Reference: IAP-ACVIP Recommended immunization schedule for children aged 0-18 years (2018-19)
|Birth||Bacillus Calmette–Guérin (BCG)||1||BCG|
|Oral Polio Vaccine (OPV 0)||1||OPV|
|Hepatitis B (HB 1)||1||Hep -B|
|6 weeks||Diptheria, Tetanus and Pertussis vaccine (DTP 1)||1||DTP|
|Inactivated Polio Vaccine (IPV** 1)||1||IPV|
|Hepatitis B (HB 2)||1||Hep -B|
|Haemophilus Influenzae Type B (HiB 1)||1||HiB|
|Pneumococcal Conjugate Vaccine (PCV 1)||1||PCV|
|10 weeks||Diptheria, Tetanus and Pertussis vaccine (DTP 2)||1||DTP|
|Haemophilus Influenzae Type B (HiB 2)||1||HiB|
|Inactivated Polio Vaccine (IPV** 2)||1||IPV|
|Hepatitis B (HB 3)||1||Hep -B|
|Pneumococcal Conjugate Vaccine (PCV 2)||1||PCV|
|14 weeks||Diptheria, Tetanus and Pertussis Vaccine (DTP 3)||1||DTP|
|Haemophilus Influenzae Type B (HiB 3)||1||HiB|
|Inactivated Polio Vaccine (IPV** 3)||1||IPV|
|Hepatitis B (HB*4)||1||Hep B|
|Pneumococcal Conjugate Vaccine (PCV 3)||1||PCV|
|6 months||Typhoid Conjugate Vaccine (TCV#)||1||TCV|
|9 months||Measles, Mumps, and Rubella (MMR 1)||1||MMR|
|12 months||Hepatitis A (Hep A1)||1||Hep -A|
|13 months||Influenza (Yearly) ******||1||Influenza|
|15 months||Measles, Mumps, and Rubella (MMR 2)||1||MMR|
|PCV Booster 1||1||PCV|
|16 to 18 months||Diphtheria, Perussis, and Tetanus (DTP B1)||1||DTP|
|Inactivated Polio Vaccine (IPV*** B1)||1||IPV|
|Hepatitis A (Hep A2*****)||1||Hep – A|
|Haemophilus Influenzae Type B (HiB B1)||1||HiB|
|4 to 6 years||Diphtheria, Perussis, and Tetanus (DTP B2)||1||DTP|
|Measles, Mumps, and Rubella (MMR 3/MMRV)||1||MMR|
|9 to 14 years||Tdap||1||Tdap|
|Human Papilloma Virus (HPV 1 & 2)||1||HPV|
|15 to 18 Years||Td||1||Tdap|
|Human Papilloma Virus (HPV 1, 2 & 3)||1||HPV|
*Fourth Dose of Hepatitis B permissible for combinations vaccine only
**In case IPV is not available or feasible, the child should be offered bOPV (3 doses). In such case give two fractional doses of IPV at 6 wk and 14 wk
***b-OPV, if IPV booster (standalone or combination) not feasible
****Third dose not required for RV 1. Catch up to 1 year of age in UIP schedule.
*****Live attenuated Hepatitis A vaccine: Single done only
******Begin influenza vaccine after 6 months of age, about 2-4 weeks before the season, give 2 doses at the interval of 4 weeks during the first year and then single dose yearly till 5 years of age
Vaccines recommended for high-risk children/area include:
- Meningococcal (MCV)
- Japanese Encephalitis (JE)
- Tetanus, Diphtheria Toxoids, and Acellular Pertussis (Tdap; Td)

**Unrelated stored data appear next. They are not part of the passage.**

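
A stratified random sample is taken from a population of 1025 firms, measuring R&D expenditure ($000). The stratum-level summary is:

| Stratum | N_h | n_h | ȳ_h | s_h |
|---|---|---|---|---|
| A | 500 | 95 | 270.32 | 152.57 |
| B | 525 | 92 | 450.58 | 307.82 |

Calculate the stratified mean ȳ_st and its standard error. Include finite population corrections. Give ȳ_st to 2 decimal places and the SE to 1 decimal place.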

- Human Papillomavirus (HPV)
A few examples of a high-risk category of children include:
- Congenital or acquired immune deficiency
- Liver disease
- Chronic cardiac, liver, renal, or hematologic disease
- Frequent travellers
- Children with long-term exposure to radiation therapy, steroids, etc.
- Children with hyposplenia
- Children undertaken a cochlear implant surgery
Please note: Vaccinations may vary as per the geographical location and exposure of the infant; hence a medical consultation is very necessary. In any case, it is always advisable to consult a paediatrician before getting your infant immunized.
Some other important things that parents must remember about their infant’s vaccination are:
- Follow the vaccination schedule religiously and do not skip any vaccination
- In case you miss a vaccination, consult your paediatrician and know the best recourse
- Do not get the child vaccinated if he/she has an ongoing fever
- Evaluate properly your choice between painless and painful vaccination for the child. Painless vaccination has a higher chance of decreasing immunity.
- Mild fever post-vaccination is normal
- Comfort your child during the vaccination
- Do not panic or cry while the child receives the vaccination, it can cause the child to be hysteric.